Integer division/mod (of a non-constant) can be really slow on a GPU: it might be implemented using shifts and loops.

other issue that I face last time, the kernel works well when I am using one work group, but if I use more than that I couldn’t understand the result, for example if I use use 2 work groups, and when I do the following :

``````

#define BLOCK_SIZE 16
#define BLOCK_COL 4

#define BLOCK_SIZE 16
#define BLOCK_COL 3

__kernel void exmple1( const __global float * C1,
__global float * O,
const int col,
const int hard)
{
int ar = get_global_id(0);

__local float C[BLOCK_SIZE][BLOCK_COL];

if(ar < col * hard) // col =4, hard=3
{
C[ar/col][ar%col]  = C1[ar];  // col=4
}

barrier(CLK_LOCAL_MEM_FENCE);

[b] O[ar]=  C[0][3] ; // I update this and C[0][3] = 1  [/b]
}
the result will differ between the 2 work groups, for example if I have 8 work items(4 work item in each work group) the the result will be as following:

0= 1
1= 1
2= 1
3= 1

[b]4= 0
5= 0
6= 0
7= 0[/b]

the first 4 result is true but the other 4 is wrong since it should be '1'

``````

Whether you write it, or the compiler adds it: the gpu will still have to perform the address calculation arithmetic.
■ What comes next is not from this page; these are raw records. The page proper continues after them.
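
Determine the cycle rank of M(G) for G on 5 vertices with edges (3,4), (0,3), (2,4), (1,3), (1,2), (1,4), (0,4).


Cycle rank (nullity) = |E| - r(M) = |E| - (|V| - c).
|E| = 7, |V| = 5, c = 1.
Nullity = 7 - (5 - 1) = 7 - 4 = 3.

3


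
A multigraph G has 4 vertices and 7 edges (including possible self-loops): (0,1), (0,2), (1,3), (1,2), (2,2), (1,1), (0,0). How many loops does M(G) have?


In a graphic matroid, a loop is a self-loop edge (u,u) with rank 0.
Examining all 7 edges for self-loops...
Self-loops found: (2,2), (1,1), (0,0)
Number of loops = 3.

3


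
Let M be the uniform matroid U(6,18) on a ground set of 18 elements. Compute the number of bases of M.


Bases of U(6,18) are all 6-element subsets of the 18-element ground set.
Number of bases = C(18,6).
C(18,6) = 18! / (6! * 12!) = 18564.

18564


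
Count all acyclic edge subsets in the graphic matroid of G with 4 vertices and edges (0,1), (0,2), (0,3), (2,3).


An independent set in a graphic matroid is an acyclic edge subset.
G has 4 vertices and 4 edges.
Enumerate all 2^4 = 16 subsets, checking for acyclicity.
Total independent sets = 14.

14


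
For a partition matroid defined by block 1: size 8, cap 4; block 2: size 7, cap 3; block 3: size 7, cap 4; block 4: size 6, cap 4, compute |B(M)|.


A basis picks exactly ci elements from block i.
Number of bases = product of C(|Si|, ci).
= C(8,4) * C(7,3) * C(7,4) * C(6,4)
= 70 * 35 * 35 * 15
= 1286250.

1286250


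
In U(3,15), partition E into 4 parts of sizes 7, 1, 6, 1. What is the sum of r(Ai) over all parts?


r(Ai) = min(|Ai|, 3) for each part.
Sum = min(7,3) + min(1,3) + min(6,3) + min(1,3)
    = 3 + 1 + 3 + 1
    = 8.

8


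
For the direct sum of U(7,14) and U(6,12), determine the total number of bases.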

It will not have hardware support for 2d arrays, these are just a software construct.

But your loading of the data will have to do much more arithmetic since col is an argument. You’re in effect taking a flat index to 2d, and then the compiler has to add the code to convert it from 2d to 1d again.

[quote:coiyt44b]
Integer division/mod (of a non-constant) can be really slow on a GPU: it might be implemented using shifts and loops.